Wineries are now faced with amazing opportunities to join in this conversation. They can have a relationship with people who drink their wines, and also with the press. They can tell their own story. Here I discuss the various social media tools and the ways in which wineries can make the best use of them.

2 comments to The Internet and its impact on wine communication

  • As far as the Internet is concerned, Usenet and Listserv predate websites. Some of us old-school types still use Usenet – alt-food-wine still lives.

    And before the internet there were electronic bulletin boards you could access using modems. Before that I suppose you used real bulletin boards and sent out bits of paper.

  • APM

    Heh, bits of paper that were subscription-only!

    In the wine world, as in other economic worlds, there are producers, consumers, and various parties who get involved to link and/or control them.
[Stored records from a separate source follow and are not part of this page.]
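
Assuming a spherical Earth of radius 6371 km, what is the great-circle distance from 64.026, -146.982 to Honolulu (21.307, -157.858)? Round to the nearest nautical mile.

2602 nmi

Δλ = -157.858 − -146.982 = -10.876°.
Δφ = 21.307 − 64.026 = -42.719°.
a = sin²(Δφ/2) + cos φ₁ · cos φ₂ · sin²(Δλ/2) = 0.136320.
c = 2·atan2(√a, √(1−a)) = 0.75633 rad → d = 6371·c ≈ 4818.57 km ≈ 2601.82 nmi.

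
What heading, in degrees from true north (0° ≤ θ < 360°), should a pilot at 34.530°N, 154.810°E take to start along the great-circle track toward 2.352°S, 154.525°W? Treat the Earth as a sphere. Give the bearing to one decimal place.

Δλ = -154.525 − 154.810 = -309.335°; wrapped into (−180°, 180°]: 50.665°.
θ = atan2( sin Δλ · cos φ₂ , cos φ₁ · sin φ₂ − sin φ₁ · cos φ₂ · cos Δλ )
  = atan2(0.77280, -0.39280) = 116.943° → normalised to [0°, 360°): 116.943°.

116.9°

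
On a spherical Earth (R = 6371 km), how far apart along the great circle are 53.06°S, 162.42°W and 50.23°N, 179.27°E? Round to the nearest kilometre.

Δλ = 179.27 − -162.42 = 341.69°; wrapped into (−180°, 180°]: -18.31°.
Δφ = 50.23 − -53.06 = 103.29°.
a = sin²(Δφ/2) + cos φ₁ · cos φ₂ · sin²(Δλ/2) = 0.624672.
c = 2·atan2(√a, √(1−a)) = 1.82280 rad → d = 6371·c ≈ 11613.06 km.

11613 km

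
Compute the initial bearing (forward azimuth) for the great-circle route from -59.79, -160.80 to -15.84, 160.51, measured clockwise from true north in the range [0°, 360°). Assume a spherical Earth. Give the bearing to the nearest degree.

Δλ = 160.51 − -160.80 = 321.31°; wrapped into (−180°, 180°]: -38.69°.
θ = atan2( sin Δλ · cos φ₂ , cos φ₁ · sin φ₂ − sin φ₁ · cos φ₂ · cos Δλ )
  = atan2(-0.60137, 0.51158) = -49.613° → normalised to [0°, 360°): 310.387°.

310°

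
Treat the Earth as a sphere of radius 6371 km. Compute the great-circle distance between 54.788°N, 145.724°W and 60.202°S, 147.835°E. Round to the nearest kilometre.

Δλ = 147.835 − -145.724 = 293.559°; wrapped into (−180°, 180°]: -66.441°.
Δφ = -60.202 − 54.788 = -114.990°.
a = sin²(Δφ/2) + cos φ₁ · cos φ₂ · sin²(Δλ/2) = 0.797236.
c = 2·atan2(√a, √(1−a)) = 2.20740 rad → d = 6371·c ≈ 14063.38 km.

14063 km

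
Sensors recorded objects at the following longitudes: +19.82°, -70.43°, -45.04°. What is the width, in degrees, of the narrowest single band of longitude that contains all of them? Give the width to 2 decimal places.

90.25°

Sort the longitudes: -70.43°, -45.04°, +19.82°.
Eastward gaps between consecutive values (wrapping around): 25.39°, 64.86°, 269.75°.
Largest gap = 269.75° ⇒ minimal covering band is its complement: 360° − 269.75° = 90.25°.
Band runs from -70.43° eastward to +19.82°.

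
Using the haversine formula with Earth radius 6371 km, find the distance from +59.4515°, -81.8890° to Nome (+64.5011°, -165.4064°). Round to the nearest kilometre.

4078 km

Δλ = -165.4064 − -81.8890 = -83.5174°.
Δφ = 64.5011 − 59.4515 = 5.0496°.
a = sin²(Δφ/2) + cos φ₁ · cos φ₂ · sin²(Δλ/2) = 0.098992.
c = 2·atan2(√a, √(1−a)) = 0.64013 rad → d = 6371·c ≈ 4078.29 km.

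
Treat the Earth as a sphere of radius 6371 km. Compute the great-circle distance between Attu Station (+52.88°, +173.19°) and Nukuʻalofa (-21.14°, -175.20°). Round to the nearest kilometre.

Δλ = -175.20 − 173.19 = -348.39°; wrapped into (−180°, 180°]: 11.61°.
Δφ = -21.14 − 52.88 = -74.02°.
a = sin²(Δφ/2) + cos φ₁ · cos φ₂ · sin²(Δλ/2) = 0.368107.
c = 2·atan2(√a, √(1−a)) = 1.30385 rad → d = 6371·c ≈ 8306.84 km.

8307 km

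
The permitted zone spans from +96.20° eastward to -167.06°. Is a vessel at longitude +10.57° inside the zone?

Band width going east from +96.20° to -167.06°: ((-167.06 − 96.20) mod 360) = 96.74°.
Offset of +10.57° east of the west edge: ((10.57 − 96.20) mod 360) = 274.37°.
274.37° > 96.74° ⇒ outside.

No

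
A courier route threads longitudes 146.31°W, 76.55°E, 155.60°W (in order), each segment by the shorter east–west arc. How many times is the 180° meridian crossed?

Leg 1: -146.31° → +76.55°, shortest Δλ = -137.14° (west) — crosses 180°.
Leg 2: +76.55° → -155.60°, shortest Δλ = 127.85° (east) — crosses 180°.
Total crossings: 2.

2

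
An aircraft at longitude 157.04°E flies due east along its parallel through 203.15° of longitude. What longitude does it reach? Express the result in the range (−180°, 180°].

Start at +157.04°; shift +203.15° → +360.19°.
+360.19° lies outside (−180°, 180°]; subtract 360° → +0.19°.

0.19°E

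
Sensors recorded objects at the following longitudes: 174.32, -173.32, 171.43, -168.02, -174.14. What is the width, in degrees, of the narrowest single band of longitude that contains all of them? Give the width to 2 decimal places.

20.55°

Sort the longitudes: -174.14°, -173.32°, -168.02°, +171.43°, +174.32°.
Eastward gaps between consecutive values (wrapping around): 0.82°, 5.30°, 339.45°, 2.89°, 11.54°.
Largest gap = 339.45° ⇒ minimal covering band is its complement: 360° − 339.45° = 20.55°.
Band runs from +171.43° eastward to -168.02°, crossing the antimeridian.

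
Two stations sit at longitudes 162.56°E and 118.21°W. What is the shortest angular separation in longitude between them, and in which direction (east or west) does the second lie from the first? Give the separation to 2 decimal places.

79.23° east

Raw difference: -118.21 − 162.56 = -280.77°.
Normalise into (−180°, 180°]: -280.77° + 360° = 79.23°.
Positive ⇒ the second point lies to the east; separation 79.23°.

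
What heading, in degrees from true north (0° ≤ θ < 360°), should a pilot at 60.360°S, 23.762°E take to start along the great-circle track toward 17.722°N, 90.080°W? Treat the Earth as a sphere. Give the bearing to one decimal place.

Δλ = -90.080 − 23.762 = -113.842°.
θ = atan2( sin Δλ · cos φ₂ , cos φ₁ · sin φ₂ − sin φ₁ · cos φ₂ · cos Δλ )
  = atan2(-0.87126, -0.18411) = -101.932° → normalised to [0°, 360°): 258.068°.

258.1°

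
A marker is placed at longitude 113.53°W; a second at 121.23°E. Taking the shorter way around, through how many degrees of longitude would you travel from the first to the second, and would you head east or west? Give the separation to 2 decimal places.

125.24° west

Raw difference: 121.23 − -113.53 = 234.76°.
Normalise into (−180°, 180°]: 234.76° − 360° = -125.24°.
Negative ⇒ the second point lies to the west; separation 125.24°.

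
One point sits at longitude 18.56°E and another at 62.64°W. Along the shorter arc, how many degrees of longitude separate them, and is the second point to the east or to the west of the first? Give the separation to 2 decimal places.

Raw difference: -62.64 − 18.56 = -81.2°.
Normalise into (−180°, 180°]: -81.2° stays -81.2°.
Negative ⇒ the second point lies to the west; separation 81.20°.

81.20° west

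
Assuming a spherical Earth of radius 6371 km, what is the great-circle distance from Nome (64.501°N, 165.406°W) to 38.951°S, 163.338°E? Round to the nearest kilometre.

Δλ = 163.338 − -165.406 = 328.744°; wrapped into (−180°, 180°]: -31.256°.
Δφ = -38.951 − 64.501 = -103.452°.
a = sin²(Δφ/2) + cos φ₁ · cos φ₂ · sin²(Δλ/2) = 0.640611.
c = 2·atan2(√a, √(1−a)) = 1.85586 rad → d = 6371·c ≈ 11823.71 km.

11824 km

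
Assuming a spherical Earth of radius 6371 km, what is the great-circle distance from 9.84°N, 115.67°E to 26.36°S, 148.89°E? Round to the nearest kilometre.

5392 km

Δλ = 148.89 − 115.67 = 33.22°.
Δφ = -26.36 − 9.84 = -36.20°.
a = sin²(Δφ/2) + cos φ₁ · cos φ₂ · sin²(Δλ/2) = 0.168660.
c = 2·atan2(√a, √(1−a)) = 0.84640 rad → d = 6371·c ≈ 5392.44 km.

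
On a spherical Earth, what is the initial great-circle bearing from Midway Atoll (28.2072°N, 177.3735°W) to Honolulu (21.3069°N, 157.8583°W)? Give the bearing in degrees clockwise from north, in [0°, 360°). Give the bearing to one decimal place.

106.9°

Δλ = -157.8583 − -177.3735 = 19.5152°.
θ = atan2( sin Δλ · cos φ₂ , cos φ₁ · sin φ₂ − sin φ₁ · cos φ₂ · cos Δλ )
  = atan2(0.31122, -0.09484) = 106.949° → normalised to [0°, 360°): 106.949°.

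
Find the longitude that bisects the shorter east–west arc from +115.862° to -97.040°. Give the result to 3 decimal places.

Signed shortest Δλ from +115.862° to -97.040° is +147.098°.
Midpoint longitude = +115.862° + (+147.098°)/2 = +115.862° + 73.549° = +189.411°.
Normalise into (−180°, 180°]: -170.589°.
(The naïve average (+115.862 + -97.040)/2 = 9.411° is on the wrong side of the globe.)

-170.589°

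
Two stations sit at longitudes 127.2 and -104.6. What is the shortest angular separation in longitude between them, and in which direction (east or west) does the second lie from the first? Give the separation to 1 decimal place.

Raw difference: -104.6 − 127.2 = -231.8°.
Normalise into (−180°, 180°]: -231.8° + 360° = 128.2°.
Positive ⇒ the second point lies to the east; separation 128.2°.

128.2° east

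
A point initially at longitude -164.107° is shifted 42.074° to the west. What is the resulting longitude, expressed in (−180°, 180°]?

+153.819°

Start at -164.107°; shift −42.074° → -206.181°.
-206.181° lies outside (−180°, 180°]; add 360° → +153.819°.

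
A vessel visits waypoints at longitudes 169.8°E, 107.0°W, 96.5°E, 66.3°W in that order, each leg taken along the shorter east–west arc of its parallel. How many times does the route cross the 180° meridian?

2

Leg 1: +169.8° → -107.0°, shortest Δλ = 83.2° (east) — crosses 180°.
Leg 2: -107.0° → +96.5°, shortest Δλ = -156.5° (west) — crosses 180°.
Leg 3: +96.5° → -66.3°, shortest Δλ = -162.8° (west) — does not cross 180°.
Total crossings: 2.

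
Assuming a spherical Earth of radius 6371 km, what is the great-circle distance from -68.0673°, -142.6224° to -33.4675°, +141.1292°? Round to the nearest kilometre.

6022 km

Δλ = 141.1292 − -142.6224 = 283.7516°; wrapped into (−180°, 180°]: -76.2484°.
Δφ = -33.4675 − -68.0673 = 34.5998°.
a = sin²(Δφ/2) + cos φ₁ · cos φ₂ · sin²(Δλ/2) = 0.207190.
c = 2·atan2(√a, √(1−a)) = 0.94515 rad → d = 6371·c ≈ 6021.57 km.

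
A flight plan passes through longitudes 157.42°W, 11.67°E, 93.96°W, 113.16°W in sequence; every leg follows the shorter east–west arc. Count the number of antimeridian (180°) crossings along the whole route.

Leg 1: -157.42° → +11.67°, shortest Δλ = 169.09° (east) — does not cross 180°.
Leg 2: +11.67° → -93.96°, shortest Δλ = -105.63° (west) — does not cross 180°.
Leg 3: -93.96° → -113.16°, shortest Δλ = -19.2° (west) — does not cross 180°.
Total crossings: 0.

0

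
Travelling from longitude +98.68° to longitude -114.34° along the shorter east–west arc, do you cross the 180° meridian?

Naïve |-114.34 − 98.68| = 213.02° > 180°, so the shorter arc goes the other way round — across 180°.
Signed shortest Δλ = ((-114.34 − 98.68 + 180) mod 360) − 180 = 146.98°.
Going east by 146.98° from +98.68° passes through 180° before reaching -114.34°.

Yes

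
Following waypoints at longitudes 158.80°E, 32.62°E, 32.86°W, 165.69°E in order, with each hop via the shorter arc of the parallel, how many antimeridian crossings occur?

1

Leg 1: +158.80° → +32.62°, shortest Δλ = -126.18° (west) — does not cross 180°.
Leg 2: +32.62° → -32.86°, shortest Δλ = -65.48° (west) — does not cross 180°.
Leg 3: -32.86° → +165.69°, shortest Δλ = -161.45° (west) — crosses 180°.
Total crossings: 1.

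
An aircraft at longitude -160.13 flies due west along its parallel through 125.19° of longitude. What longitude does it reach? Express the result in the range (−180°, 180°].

+74.68°

Start at -160.13°; shift −125.19° → -285.32°.
-285.32° lies outside (−180°, 180°]; add 360° → +74.68°.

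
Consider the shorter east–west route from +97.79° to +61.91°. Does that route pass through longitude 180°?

No

Signed shortest Δλ = ((61.91 − 97.79 + 180) mod 360) − 180 = -35.88°.
Going west by 35.88° from +97.79° reaches +61.91° without touching 180°.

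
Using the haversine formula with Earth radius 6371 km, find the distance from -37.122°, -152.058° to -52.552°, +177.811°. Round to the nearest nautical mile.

Δλ = 177.811 − -152.058 = 329.869°; wrapped into (−180°, 180°]: -30.131°.
Δφ = -52.552 − -37.122 = -15.430°.
a = sin²(Δφ/2) + cos φ₁ · cos φ₂ · sin²(Δλ/2) = 0.050777.
c = 2·atan2(√a, √(1−a)) = 0.45458 rad → d = 6371·c ≈ 2896.11 km ≈ 1563.77 nmi.

1564 nmi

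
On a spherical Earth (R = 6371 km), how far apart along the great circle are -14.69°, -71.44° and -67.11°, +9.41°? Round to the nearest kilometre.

Δλ = 9.41 − -71.44 = 80.85°.
Δφ = -67.11 − -14.69 = -52.42°.
a = sin²(Δφ/2) + cos φ₁ · cos φ₂ · sin²(Δλ/2) = 0.353275.
c = 2·atan2(√a, √(1−a)) = 1.27296 rad → d = 6371·c ≈ 8110.04 km.

8110 km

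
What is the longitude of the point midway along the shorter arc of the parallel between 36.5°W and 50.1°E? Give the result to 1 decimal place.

6.8°E

Signed shortest Δλ from -36.5° to +50.1° is +86.6°.
Midpoint longitude = -36.5° + (+86.6°)/2 = -36.5° + 43.3° = +6.8°.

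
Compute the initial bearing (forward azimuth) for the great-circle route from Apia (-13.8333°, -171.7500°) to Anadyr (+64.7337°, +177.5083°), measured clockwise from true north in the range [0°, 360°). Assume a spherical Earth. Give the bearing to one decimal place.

355.4°

Δλ = 177.5083 − -171.7500 = 349.2583°; wrapped into (−180°, 180°]: -10.7417°.
θ = atan2( sin Δλ · cos φ₂ , cos φ₁ · sin φ₂ − sin φ₁ · cos φ₂ · cos Δλ )
  = atan2(-0.07955, 0.97837) = -4.649° → normalised to [0°, 360°): 355.351°.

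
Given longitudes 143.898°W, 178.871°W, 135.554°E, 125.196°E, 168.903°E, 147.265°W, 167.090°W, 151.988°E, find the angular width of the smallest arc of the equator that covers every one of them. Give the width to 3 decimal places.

Sort the longitudes: -178.871°, -167.090°, -147.265°, -143.898°, +125.196°, +135.554°, +151.988°, +168.903°.
Eastward gaps between consecutive values (wrapping around): 11.781°, 19.825°, 3.367°, 269.094°, 10.358°, 16.434°, 16.915°, 12.226°.
Largest gap = 269.094° ⇒ minimal covering band is its complement: 360° − 269.094° = 90.906°.
Band runs from +125.196° eastward to -143.898°, crossing the antimeridian.

90.906°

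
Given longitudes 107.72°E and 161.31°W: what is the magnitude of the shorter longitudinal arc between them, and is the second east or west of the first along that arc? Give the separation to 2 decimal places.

Raw difference: -161.31 − 107.72 = -269.03°.
Normalise into (−180°, 180°]: -269.03° + 360° = 90.97°.
Positive ⇒ the second point lies to the east; separation 90.97°.

90.97° east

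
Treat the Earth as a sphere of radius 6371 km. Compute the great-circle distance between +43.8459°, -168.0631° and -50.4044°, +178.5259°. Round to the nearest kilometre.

Δλ = 178.5259 − -168.0631 = 346.5890°; wrapped into (−180°, 180°]: -13.4110°.
Δφ = -50.4044 − 43.8459 = -94.2503°.
a = sin²(Δφ/2) + cos φ₁ · cos φ₂ · sin²(Δλ/2) = 0.543324.
c = 2·atan2(√a, √(1−a)) = 1.65755 rad → d = 6371·c ≈ 10560.27 km.

10560 km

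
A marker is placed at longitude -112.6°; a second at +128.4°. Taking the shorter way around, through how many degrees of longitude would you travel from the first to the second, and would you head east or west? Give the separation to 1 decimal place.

119.0° west

Raw difference: 128.4 − -112.6 = 241.0°.
Normalise into (−180°, 180°]: 241.0° − 360° = -119.0°.
Negative ⇒ the second point lies to the west; separation 119.0°.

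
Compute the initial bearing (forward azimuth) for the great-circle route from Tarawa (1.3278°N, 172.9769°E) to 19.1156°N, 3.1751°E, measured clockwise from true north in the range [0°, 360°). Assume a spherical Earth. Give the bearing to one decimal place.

334.4°

Δλ = 3.1751 − 172.9769 = -169.8018°.
θ = atan2( sin Δλ · cos φ₂ , cos φ₁ · sin φ₂ − sin φ₁ · cos φ₂ · cos Δλ )
  = atan2(-0.16729, 0.34894) = -25.615° → normalised to [0°, 360°): 334.385°.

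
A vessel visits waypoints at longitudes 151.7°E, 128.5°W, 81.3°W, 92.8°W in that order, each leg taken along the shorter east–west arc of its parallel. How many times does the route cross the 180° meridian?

1

Leg 1: +151.7° → -128.5°, shortest Δλ = 79.8° (east) — crosses 180°.
Leg 2: -128.5° → -81.3°, shortest Δλ = 47.2° (east) — does not cross 180°.
Leg 3: -81.3° → -92.8°, shortest Δλ = -11.5° (west) — does not cross 180°.
Total crossings: 1.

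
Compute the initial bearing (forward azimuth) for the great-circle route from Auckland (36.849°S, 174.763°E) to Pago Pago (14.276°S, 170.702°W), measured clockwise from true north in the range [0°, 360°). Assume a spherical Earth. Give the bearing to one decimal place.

Δλ = -170.702 − 174.763 = -345.465°; wrapped into (−180°, 180°]: 14.535°.
θ = atan2( sin Δλ · cos φ₂ , cos φ₁ · sin φ₂ − sin φ₁ · cos φ₂ · cos Δλ )
  = atan2(0.24322, 0.36526) = 33.659° → normalised to [0°, 360°): 33.659°.

33.7°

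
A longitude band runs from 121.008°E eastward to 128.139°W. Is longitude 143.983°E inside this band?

Yes

Band width going east from +121.008° to -128.139°: ((-128.139 − 121.008) mod 360) = 110.853°.
Offset of +143.983° east of the west edge: ((143.983 − 121.008) mod 360) = 22.975°.
22.975° ≤ 110.853° ⇒ inside.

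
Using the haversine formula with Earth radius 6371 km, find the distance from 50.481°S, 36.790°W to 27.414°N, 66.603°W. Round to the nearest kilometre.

Δλ = -66.603 − -36.790 = -29.813°.
Δφ = 27.414 − -50.481 = 77.895°.
a = sin²(Δφ/2) + cos φ₁ · cos φ₂ · sin²(Δλ/2) = 0.432528.
c = 2·atan2(√a, √(1−a)) = 1.43544 rad → d = 6371·c ≈ 9145.18 km.

9145 km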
If we take network architecture as a model, we think about layers of production, communication, and consumption in the wine world:

    1) physical layer, i.e. the vines, vineyards, producers, conveyors, consumers — all of which are mappable — to date, this information is scattered into hard copies of books (Jancis, etc)

    2) data layer, i.e. transferring data between network participants — surely this could be done more efficiently, c.f. David Gelernter’s book, Mirror Worlds — a single data warehouse could host for example all known data about winery production, climatological data, etc.

    3) network layer, i.e. the function of connecting different data *areas* or regions to each other — to date, this presumably has occurred via professional trade shows, conferences, and government statistical offices — but the internet has helped connect other kinds of data, such as producer stories, to consumers, and consumer reactions (e.g. cellartracker) to producers

    4) transport layer, i.e. the internet itself, or also shipping, which is really something important we need continually to refine and make more economical and efficient — I’m sure the internet has revolutionized shipping info — and also I suppose government policy is part of this layer too, since it affects the flow of goods and services

    5) session layer, i.e. communications about time, a sort of meta layer, maybe this could have to do with a single year of production, such that we could see data and opinion merged in various ways about a particular vintage

    6) presentation layer, i.e. changing data into forms that applications and users can accept, the syntax layer — not sure what the internet has done here, though your interest in the language and story of wine sounds apposite

    7) application layer, i.e. the layer in which the user interacts with the network — this the internet has completely transformed, since we all now have access to wine data, in all its forms, 24/7/365 if we want to

    Just some thoughts. I guess I find it intriguing to think about the internet as more than just a publishing organ, an informational “put” and “aggregator” machine ; it is clearly more than that, since it is basically the dominant means of verbal, visual, and data communication in our time.